Куколка - Джон Фаулз
Шрифт:
Интервал:
Откинувшись на стуле, Фартинг ткнул себя пальцем в грудь и вскинул сжатый кулак. Тупой взгляд публики мало чем разнился с откликом глухонемого. Повторив пантомиму, усач разъяснил:
— Подай пуншу!
Доркас прихлопнула ладонью рот, а Фартинг потрепал себя по плечу, затем поднял растопыренную пятерню, к которой приставил палец другой руки, и, выждав, перевел:
— Разбуди точно в шесть.
Далее усач сомкнул ладони, затем сложил их ковшиками и побаюкал перед грудью, после чего выкинул семь пальцев. Зачарованные зрители ждали истолкования.
— В сем — то бишь в сем часов, а не всем кагалом, извиняйте за каламбур, — ждать перед домом леди.
— Понимаю, — неопределенно хмыкнул мистер Паддикоум.

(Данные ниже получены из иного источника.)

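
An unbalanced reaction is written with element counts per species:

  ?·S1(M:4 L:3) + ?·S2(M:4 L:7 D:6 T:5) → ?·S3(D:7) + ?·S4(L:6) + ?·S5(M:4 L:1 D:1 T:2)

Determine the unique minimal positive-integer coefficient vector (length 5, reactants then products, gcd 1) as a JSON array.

M: 3·4+2·4 = 20 | 1·0+3·0+5·4 = 20
L: 3·3+2·7 = 23 | 1·0+3·6+5·1 = 23
D: 3·0+2·6 = 12 | 1·7+3·0+5·1 = 12
T: 3·0+2·5 = 10 | 1·0+3·0+5·2 = 10
gcd(3,2,1,3,5) = 1

Coefficients: [3, 2, 1, 3, 5]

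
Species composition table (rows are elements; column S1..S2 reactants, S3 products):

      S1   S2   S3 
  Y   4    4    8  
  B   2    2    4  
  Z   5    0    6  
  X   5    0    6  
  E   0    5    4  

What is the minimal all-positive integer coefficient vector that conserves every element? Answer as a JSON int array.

Y: 6·4+4·4 = 40 | 5·8 = 40
B: 6·2+4·2 = 20 | 5·4 = 20
Z: 6·5+4·0 = 30 | 5·6 = 30
X: 6·5+4·0 = 30 | 5·6 = 30
E: 6·0+4·5 = 20 | 5·4 = 20
gcd(6,4,5) = 1

Coefficients: [6, 4, 5]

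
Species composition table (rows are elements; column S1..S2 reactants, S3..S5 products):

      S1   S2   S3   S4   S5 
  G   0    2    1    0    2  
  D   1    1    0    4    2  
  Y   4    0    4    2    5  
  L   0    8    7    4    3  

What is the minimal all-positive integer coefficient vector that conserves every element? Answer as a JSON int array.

Coefficients: [5, 3, 2, 1, 2]

G: 5·0+3·2 = 6 | 2·1+1·0+2·2 = 6
D: 5·1+3·1 = 8 | 2·0+1·4+2·2 = 8
Y: 5·4+3·0 = 20 | 2·4+1·2+2·5 = 20
L: 5·0+3·8 = 24 | 2·7+1·4+2·3 = 24
gcd(5,3,2,1,2) = 1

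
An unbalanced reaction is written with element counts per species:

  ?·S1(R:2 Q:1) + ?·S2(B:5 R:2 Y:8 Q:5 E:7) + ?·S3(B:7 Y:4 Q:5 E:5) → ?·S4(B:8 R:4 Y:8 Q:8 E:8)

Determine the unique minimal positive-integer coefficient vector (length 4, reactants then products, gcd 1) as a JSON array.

Coefficients: [4, 2, 2, 3]

B: 4·0+2·5+2·7 = 24 | 3·8 = 24
R: 4·2+2·2+2·0 = 12 | 3·4 = 12
Y: 4·0+2·8+2·4 = 24 | 3·8 = 24
Q: 4·1+2·5+2·5 = 24 | 3·8 = 24
E: 4·0+2·7+2·5 = 24 | 3·8 = 24
gcd(4,2,2,3) = 1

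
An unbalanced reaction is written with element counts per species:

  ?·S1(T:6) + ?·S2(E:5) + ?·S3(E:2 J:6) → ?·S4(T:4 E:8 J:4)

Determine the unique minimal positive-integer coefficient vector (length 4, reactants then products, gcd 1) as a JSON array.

Coefficients: [2, 4, 2, 3]

T: 2·6+4·0+2·0 = 12 | 3·4 = 12
E: 2·0+4·5+2·2 = 24 | 3·8 = 24
J: 2·0+4·0+2·6 = 12 | 3·4 = 12
gcd(2,4,2,3) = 1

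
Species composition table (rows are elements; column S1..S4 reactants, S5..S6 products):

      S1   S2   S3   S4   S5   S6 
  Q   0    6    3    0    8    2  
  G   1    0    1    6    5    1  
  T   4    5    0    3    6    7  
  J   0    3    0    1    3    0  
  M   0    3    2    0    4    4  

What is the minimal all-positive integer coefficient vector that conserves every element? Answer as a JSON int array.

Coefficients: [2, 4, 6, 3, 5, 1]

Q: 2·0+4·6+6·3+3·0 = 42 | 5·8+1·2 = 42
G: 2·1+4·0+6·1+3·6 = 26 | 5·5+1·1 = 26
T: 2·4+4·5+6·0+3·3 = 37 | 5·6+1·7 = 37
J: 2·0+4·3+6·0+3·1 = 15 | 5·3+1·0 = 15
M: 2·0+4·3+6·2+3·0 = 24 | 5·4+1·4 = 24
gcd(2,4,6,3,5,1) = 1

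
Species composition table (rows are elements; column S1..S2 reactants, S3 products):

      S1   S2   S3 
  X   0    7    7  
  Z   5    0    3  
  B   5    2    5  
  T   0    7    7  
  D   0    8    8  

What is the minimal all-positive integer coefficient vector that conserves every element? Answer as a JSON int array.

X: 3·0+5·7 = 35 | 5·7 = 35
Z: 3·5+5·0 = 15 | 5·3 = 15
B: 3·5+5·2 = 25 | 5·5 = 25
T: 3·0+5·7 = 35 | 5·7 = 35
D: 3·0+5·8 = 40 | 5·8 = 40
gcd(3,5,5) = 1

Coefficients: [3, 5, 5]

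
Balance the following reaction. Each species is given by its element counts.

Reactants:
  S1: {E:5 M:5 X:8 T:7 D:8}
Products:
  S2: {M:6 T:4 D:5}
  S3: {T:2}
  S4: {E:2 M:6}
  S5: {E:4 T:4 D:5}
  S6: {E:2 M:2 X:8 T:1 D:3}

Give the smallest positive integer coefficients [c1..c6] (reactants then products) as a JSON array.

Coefficients: [6, 2, 6, 1, 4, 6]

E: 6·5 = 30 | 2·0+6·0+1·2+4·4+6·2 = 30
M: 6·5 = 30 | 2·6+6·0+1·6+4·0+6·2 = 30
X: 6·8 = 48 | 2·0+6·0+1·0+4·0+6·8 = 48
T: 6·7 = 42 | 2·4+6·2+1·0+4·4+6·1 = 42
D: 6·8 = 48 | 2·5+6·0+1·0+4·5+6·3 = 48
gcd(6,2,6,1,4,6) = 1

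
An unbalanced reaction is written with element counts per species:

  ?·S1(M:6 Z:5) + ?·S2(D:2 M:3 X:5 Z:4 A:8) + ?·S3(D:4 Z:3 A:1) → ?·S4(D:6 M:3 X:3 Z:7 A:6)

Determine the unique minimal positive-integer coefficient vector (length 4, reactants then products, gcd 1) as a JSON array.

D: 1·0+3·2+6·4 = 30 | 5·6 = 30
M: 1·6+3·3+6·0 = 15 | 5·3 = 15
X: 1·0+3·5+6·0 = 15 | 5·3 = 15
Z: 1·5+3·4+6·3 = 35 | 5·7 = 35
A: 1·0+3·8+6·1 = 30 | 5·6 = 30
gcd(1,3,6,5) = 1

Coefficients: [1, 3, 6, 5]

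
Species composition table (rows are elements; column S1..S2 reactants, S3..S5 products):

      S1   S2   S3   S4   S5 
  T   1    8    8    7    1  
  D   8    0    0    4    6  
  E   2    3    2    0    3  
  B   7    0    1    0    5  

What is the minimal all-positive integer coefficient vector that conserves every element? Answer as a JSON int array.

Coefficients: [5, 6, 5, 1, 6]

T: 5·1+6·8 = 53 | 5·8+1·7+6·1 = 53
D: 5·8+6·0 = 40 | 5·0+1·4+6·6 = 40
E: 5·2+6·3 = 28 | 5·2+1·0+6·3 = 28
B: 5·7+6·0 = 35 | 5·1+1·0+6·5 = 35
gcd(5,6,5,1,6) = 1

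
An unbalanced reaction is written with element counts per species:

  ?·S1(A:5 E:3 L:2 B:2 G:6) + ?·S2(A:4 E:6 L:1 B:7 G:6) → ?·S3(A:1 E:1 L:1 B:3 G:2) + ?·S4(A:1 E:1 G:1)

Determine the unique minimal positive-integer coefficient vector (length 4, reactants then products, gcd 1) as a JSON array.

Coefficients: [1, 1, 3, 6]

A: 1·5+1·4 = 9 | 3·1+6·1 = 9
E: 1·3+1·6 = 9 | 3·1+6·1 = 9
L: 1·2+1·1 = 3 | 3·1+6·0 = 3
B: 1·2+1·7 = 9 | 3·3+6·0 = 9
G: 1·6+1·6 = 12 | 3·2+6·1 = 12
gcd(1,1,3,6) = 1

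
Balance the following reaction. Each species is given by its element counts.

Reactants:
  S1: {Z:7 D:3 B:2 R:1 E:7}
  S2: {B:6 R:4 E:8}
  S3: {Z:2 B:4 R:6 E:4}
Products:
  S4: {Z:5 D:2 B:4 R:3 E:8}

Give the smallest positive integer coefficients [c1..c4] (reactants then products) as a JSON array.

Z: 4·7+2·0+1·2 = 30 | 6·5 = 30
D: 4·3+2·0+1·0 = 12 | 6·2 = 12
B: 4·2+2·6+1·4 = 24 | 6·4 = 24
R: 4·1+2·4+1·6 = 18 | 6·3 = 18
E: 4·7+2·8+1·4 = 48 | 6·8 = 48
gcd(4,2,1,6) = 1

Coefficients: [4, 2, 1, 6]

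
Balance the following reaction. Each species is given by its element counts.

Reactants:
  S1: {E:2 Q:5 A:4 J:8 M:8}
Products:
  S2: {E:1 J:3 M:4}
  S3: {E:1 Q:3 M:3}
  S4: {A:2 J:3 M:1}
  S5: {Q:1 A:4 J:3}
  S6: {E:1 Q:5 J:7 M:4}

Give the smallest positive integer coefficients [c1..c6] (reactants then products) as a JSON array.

E: 5·2 = 10 | 3·1+6·1+6·0+2·0+1·1 = 10
Q: 5·5 = 25 | 3·0+6·3+6·0+2·1+1·5 = 25
A: 5·4 = 20 | 3·0+6·0+6·2+2·4+1·0 = 20
J: 5·8 = 40 | 3·3+6·0+6·3+2·3+1·7 = 40
M: 5·8 = 40 | 3·4+6·3+6·1+2·0+1·4 = 40
gcd(5,3,6,6,2,1) = 1

Coefficients: [5, 3, 6, 6, 2, 1]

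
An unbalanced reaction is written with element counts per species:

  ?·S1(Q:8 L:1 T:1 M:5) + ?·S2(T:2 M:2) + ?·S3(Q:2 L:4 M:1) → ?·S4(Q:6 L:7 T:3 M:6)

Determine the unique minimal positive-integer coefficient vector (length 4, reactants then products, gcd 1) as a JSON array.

Coefficients: [1, 4, 5, 3]

Q: 1·8+4·0+5·2 = 18 | 3·6 = 18
L: 1·1+4·0+5·4 = 21 | 3·7 = 21
T: 1·1+4·2+5·0 = 9 | 3·3 = 9
M: 1·5+4·2+5·1 = 18 | 3·6 = 18
gcd(1,4,5,3) = 1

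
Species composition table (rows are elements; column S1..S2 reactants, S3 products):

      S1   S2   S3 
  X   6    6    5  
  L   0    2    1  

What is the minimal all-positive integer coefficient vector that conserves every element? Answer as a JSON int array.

Coefficients: [2, 3, 6]

X: 2·6+3·6 = 30 | 6·5 = 30
L: 2·0+3·2 = 6 | 6·1 = 6
gcd(2,3,6) = 1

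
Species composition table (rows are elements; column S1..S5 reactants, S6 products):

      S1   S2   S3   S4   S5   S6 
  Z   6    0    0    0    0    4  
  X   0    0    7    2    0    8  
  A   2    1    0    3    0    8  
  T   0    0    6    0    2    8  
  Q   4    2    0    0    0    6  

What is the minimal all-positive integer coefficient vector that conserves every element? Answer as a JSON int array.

Z: 2·6+5·0+2·0+5·0+6·0 = 12 | 3·4 = 12
X: 2·0+5·0+2·7+5·2+6·0 = 24 | 3·8 = 24
A: 2·2+5·1+2·0+5·3+6·0 = 24 | 3·8 = 24
T: 2·0+5·0+2·6+5·0+6·2 = 24 | 3·8 = 24
Q: 2·4+5·2+2·0+5·0+6·0 = 18 | 3·6 = 18
gcd(2,5,2,5,6,3) = 1

Coefficients: [2, 5, 2, 5, 6, 3]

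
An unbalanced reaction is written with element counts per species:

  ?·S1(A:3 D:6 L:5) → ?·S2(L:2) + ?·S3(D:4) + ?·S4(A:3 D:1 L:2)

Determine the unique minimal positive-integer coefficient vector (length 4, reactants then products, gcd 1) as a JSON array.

A: 4·3 = 12 | 6·0+5·0+4·3 = 12
D: 4·6 = 24 | 6·0+5·4+4·1 = 24
L: 4·5 = 20 | 6·2+5·0+4·2 = 20
gcd(4,6,5,4) = 1

Coefficients: [4, 6, 5, 4]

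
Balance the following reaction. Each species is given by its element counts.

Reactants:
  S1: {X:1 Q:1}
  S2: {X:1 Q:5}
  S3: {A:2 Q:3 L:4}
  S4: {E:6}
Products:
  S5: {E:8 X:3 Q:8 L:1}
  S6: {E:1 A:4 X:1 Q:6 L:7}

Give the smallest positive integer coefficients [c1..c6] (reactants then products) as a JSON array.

Coefficients: [6, 2, 4, 3, 2, 2]

E: 6·0+2·0+4·0+3·6 = 18 | 2·8+2·1 = 18
A: 6·0+2·0+4·2+3·0 = 8 | 2·0+2·4 = 8
X: 6·1+2·1+4·0+3·0 = 8 | 2·3+2·1 = 8
Q: 6·1+2·5+4·3+3·0 = 28 | 2·8+2·6 = 28
L: 6·0+2·0+4·4+3·0 = 16 | 2·1+2·7 = 16
gcd(6,2,4,3,2,2) = 1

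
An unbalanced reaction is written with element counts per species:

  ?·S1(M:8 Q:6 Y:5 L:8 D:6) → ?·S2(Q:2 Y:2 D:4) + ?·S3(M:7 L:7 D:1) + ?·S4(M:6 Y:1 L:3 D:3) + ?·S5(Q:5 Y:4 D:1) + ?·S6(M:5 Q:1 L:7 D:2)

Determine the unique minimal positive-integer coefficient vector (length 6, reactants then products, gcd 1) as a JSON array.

Coefficients: [6, 4, 3, 2, 5, 3]

M: 6·8 = 48 | 4·0+3·7+2·6+5·0+3·5 = 48
Q: 6·6 = 36 | 4·2+3·0+2·0+5·5+3·1 = 36
Y: 6·5 = 30 | 4·2+3·0+2·1+5·4+3·0 = 30
L: 6·8 = 48 | 4·0+3·7+2·3+5·0+3·7 = 48
D: 6·6 = 36 | 4·4+3·1+2·3+5·1+3·2 = 36
gcd(6,4,3,2,5,3) = 1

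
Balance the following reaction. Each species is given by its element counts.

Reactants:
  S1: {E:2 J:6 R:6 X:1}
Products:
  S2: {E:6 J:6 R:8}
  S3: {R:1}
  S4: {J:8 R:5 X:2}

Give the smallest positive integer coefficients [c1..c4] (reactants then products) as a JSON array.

Coefficients: [6, 2, 5, 3]

E: 6·2 = 12 | 2·6+5·0+3·0 = 12
J: 6·6 = 36 | 2·6+5·0+3·8 = 36
R: 6·6 = 36 | 2·8+5·1+3·5 = 36
X: 6·1 = 6 | 2·0+5·0+3·2 = 6
gcd(6,2,5,3) = 1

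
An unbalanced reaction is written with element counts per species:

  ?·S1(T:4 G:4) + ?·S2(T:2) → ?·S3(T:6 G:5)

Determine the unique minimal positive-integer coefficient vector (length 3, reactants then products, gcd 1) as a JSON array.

Coefficients: [5, 2, 4]

T: 5·4+2·2 = 24 | 4·6 = 24
G: 5·4+2·0 = 20 | 4·5 = 20
gcd(5,2,4) = 1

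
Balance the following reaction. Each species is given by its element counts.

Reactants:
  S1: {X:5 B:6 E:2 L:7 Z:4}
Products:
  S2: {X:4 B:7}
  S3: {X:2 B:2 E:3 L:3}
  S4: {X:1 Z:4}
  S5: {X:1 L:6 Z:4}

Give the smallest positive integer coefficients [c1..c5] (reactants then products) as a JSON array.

X: 6·5 = 30 | 4·4+4·2+1·1+5·1 = 30
B: 6·6 = 36 | 4·7+4·2+1·0+5·0 = 36
E: 6·2 = 12 | 4·0+4·3+1·0+5·0 = 12
L: 6·7 = 42 | 4·0+4·3+1·0+5·6 = 42
Z: 6·4 = 24 | 4·0+4·0+1·4+5·4 = 24
gcd(6,4,4,1,5) = 1

Coefficients: [6, 4, 4, 1, 5]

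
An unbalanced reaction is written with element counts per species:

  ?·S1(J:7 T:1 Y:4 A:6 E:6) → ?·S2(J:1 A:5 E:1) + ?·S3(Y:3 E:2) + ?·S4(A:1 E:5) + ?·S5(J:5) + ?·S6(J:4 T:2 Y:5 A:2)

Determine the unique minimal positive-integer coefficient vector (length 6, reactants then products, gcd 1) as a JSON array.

J: 6·7 = 42 | 5·1+3·0+5·0+5·5+3·4 = 42
T: 6·1 = 6 | 5·0+3·0+5·0+5·0+3·2 = 6
Y: 6·4 = 24 | 5·0+3·3+5·0+5·0+3·5 = 24
A: 6·6 = 36 | 5·5+3·0+5·1+5·0+3·2 = 36
E: 6·6 = 36 | 5·1+3·2+5·5+5·0+3·0 = 36
gcd(6,5,3,5,5,3) = 1

Coefficients: [6, 5, 3, 5, 5, 3]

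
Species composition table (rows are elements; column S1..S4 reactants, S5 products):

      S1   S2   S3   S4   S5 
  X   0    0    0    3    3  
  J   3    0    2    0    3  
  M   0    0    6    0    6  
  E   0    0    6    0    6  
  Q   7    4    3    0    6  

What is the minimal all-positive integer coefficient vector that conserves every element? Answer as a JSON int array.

Coefficients: [2, 1, 6, 6, 6]

X: 2·0+1·0+6·0+6·3 = 18 | 6·3 = 18
J: 2·3+1·0+6·2+6·0 = 18 | 6·3 = 18
M: 2·0+1·0+6·6+6·0 = 36 | 6·6 = 36
E: 2·0+1·0+6·6+6·0 = 36 | 6·6 = 36
Q: 2·7+1·4+6·3+6·0 = 36 | 6·6 = 36
gcd(2,1,6,6,6) = 1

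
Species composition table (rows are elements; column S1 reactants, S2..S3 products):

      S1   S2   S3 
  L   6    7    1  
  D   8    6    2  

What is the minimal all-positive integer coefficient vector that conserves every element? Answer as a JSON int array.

Coefficients: [2, 1, 5]

L: 2·6 = 12 | 1·7+5·1 = 12
D: 2·8 = 16 | 1·6+5·2 = 16
gcd(2,1,5) = 1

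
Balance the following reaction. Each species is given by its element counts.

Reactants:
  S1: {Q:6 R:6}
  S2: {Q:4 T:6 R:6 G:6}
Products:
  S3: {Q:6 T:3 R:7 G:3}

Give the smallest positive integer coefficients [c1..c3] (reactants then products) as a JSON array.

Coefficients: [4, 3, 6]

Q: 4·6+3·4 = 36 | 6·6 = 36
T: 4·0+3·6 = 18 | 6·3 = 18
R: 4·6+3·6 = 42 | 6·7 = 42
G: 4·0+3·6 = 18 | 6·3 = 18
gcd(4,3,6) = 1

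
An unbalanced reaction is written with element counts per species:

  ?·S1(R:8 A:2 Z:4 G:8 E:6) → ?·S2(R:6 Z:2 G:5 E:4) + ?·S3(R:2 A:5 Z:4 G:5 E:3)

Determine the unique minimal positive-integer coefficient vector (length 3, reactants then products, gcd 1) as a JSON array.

R: 5·8 = 40 | 6·6+2·2 = 40
A: 5·2 = 10 | 6·0+2·5 = 10
Z: 5·4 = 20 | 6·2+2·4 = 20
G: 5·8 = 40 | 6·5+2·5 = 40
E: 5·6 = 30 | 6·4+2·3 = 30
gcd(5,6,2) = 1

Coefficients: [5, 6, 2]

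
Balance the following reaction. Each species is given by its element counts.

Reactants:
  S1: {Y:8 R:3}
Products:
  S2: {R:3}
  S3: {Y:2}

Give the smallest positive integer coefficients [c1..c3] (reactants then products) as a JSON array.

Coefficients: [1, 1, 4]

Y: 1·8 = 8 | 1·0+4·2 = 8
R: 1·3 = 3 | 1·3+4·0 = 3
gcd(1,1,4) = 1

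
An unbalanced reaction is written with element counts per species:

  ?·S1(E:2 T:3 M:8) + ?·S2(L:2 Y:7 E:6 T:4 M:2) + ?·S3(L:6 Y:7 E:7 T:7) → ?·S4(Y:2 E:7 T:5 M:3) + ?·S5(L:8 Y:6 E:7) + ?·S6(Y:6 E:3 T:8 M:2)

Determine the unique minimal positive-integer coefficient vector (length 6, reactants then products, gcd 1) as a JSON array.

Coefficients: [1, 5, 5, 2, 5, 6]

L: 1·0+5·2+5·6 = 40 | 2·0+5·8+6·0 = 40
Y: 1·0+5·7+5·7 = 70 | 2·2+5·6+6·6 = 70
E: 1·2+5·6+5·7 = 67 | 2·7+5·7+6·3 = 67
T: 1·3+5·4+5·7 = 58 | 2·5+5·0+6·8 = 58
M: 1·8+5·2+5·0 = 18 | 2·3+5·0+6·2 = 18
gcd(1,5,5,2,5,6) = 1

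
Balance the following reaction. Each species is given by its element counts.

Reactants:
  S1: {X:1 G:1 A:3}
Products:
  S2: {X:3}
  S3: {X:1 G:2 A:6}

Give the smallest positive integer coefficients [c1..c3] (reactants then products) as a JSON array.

X: 6·1 = 6 | 1·3+3·1 = 6
G: 6·1 = 6 | 1·0+3·2 = 6
A: 6·3 = 18 | 1·0+3·6 = 18
gcd(6,1,3) = 1

Coefficients: [6, 1, 3]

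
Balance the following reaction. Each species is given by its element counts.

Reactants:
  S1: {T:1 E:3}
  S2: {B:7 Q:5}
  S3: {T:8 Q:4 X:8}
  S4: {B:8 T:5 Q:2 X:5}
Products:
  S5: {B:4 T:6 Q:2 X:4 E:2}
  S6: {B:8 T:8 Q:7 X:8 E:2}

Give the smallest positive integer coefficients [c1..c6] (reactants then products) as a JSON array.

B: 6·0+4·7+5·0+4·8 = 60 | 3·4+6·8 = 60
T: 6·1+4·0+5·8+4·5 = 66 | 3·6+6·8 = 66
Q: 6·0+4·5+5·4+4·2 = 48 | 3·2+6·7 = 48
X: 6·0+4·0+5·8+4·5 = 60 | 3·4+6·8 = 60
E: 6·3+4·0+5·0+4·0 = 18 | 3·2+6·2 = 18
gcd(6,4,5,4,3,6) = 1

Coefficients: [6, 4, 5, 4, 3, 6]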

— Да я вам хоть сто, хоть тыщу раз изображу. Наш Дик не такой болван, каким выгладит. Я вот еще кое-что поведаю, сэр. Только между нами. — Стрельнув глазами на дверь, Фартинг зашептал: — Вчерась заночевали мы в Тонтоне, и пришлось мне улечься с Диком, поскольку иного ложа не имелось. Вдруг, не знаю почему, середь ночи просыпаюсь. Гляжу, соседа моего рядом нет. Видать, на свежем воздухе ему вольготней, ну и ладно, мне просторнее, думаю я и вновь налаживаюсь спать. Но тут, мистер Томас, вдруг слышу, будто кто-то во сне бормочет. Слов не разобрать, одно курлыканье. Вот эдак. — Усач прерывисто заклекотал. — Приглядываюсь и вижу: малый в одном исподнем стоит на коленях возле окошка и вроде как молится. Только не Господу нашему Иисусу Христу. Нетушки! Яркой луне, сэр! Прижался мордой к стеклу, сэр, будто хочет вспорхнуть к ночному светилу. Тим, говорю я себе, в тебя летели испанские ядра, ты отбивал боевой сбор, неисчислимо повидал смерть, лихих людей и черта в ступе, но такого не видывал. Ясно как божий день, думаю, у парня лунатический припадок, в любую секунду он может на меня кинуться и порвать в клочья. — Для пущего эффекта выдержав паузу, Фартинг оглядел слушателей. — Не шутейно говорю, любезные, за сотню фунтов не соглашусь еще раз этакое пережить. Да что там сотня — тыщи не возьму!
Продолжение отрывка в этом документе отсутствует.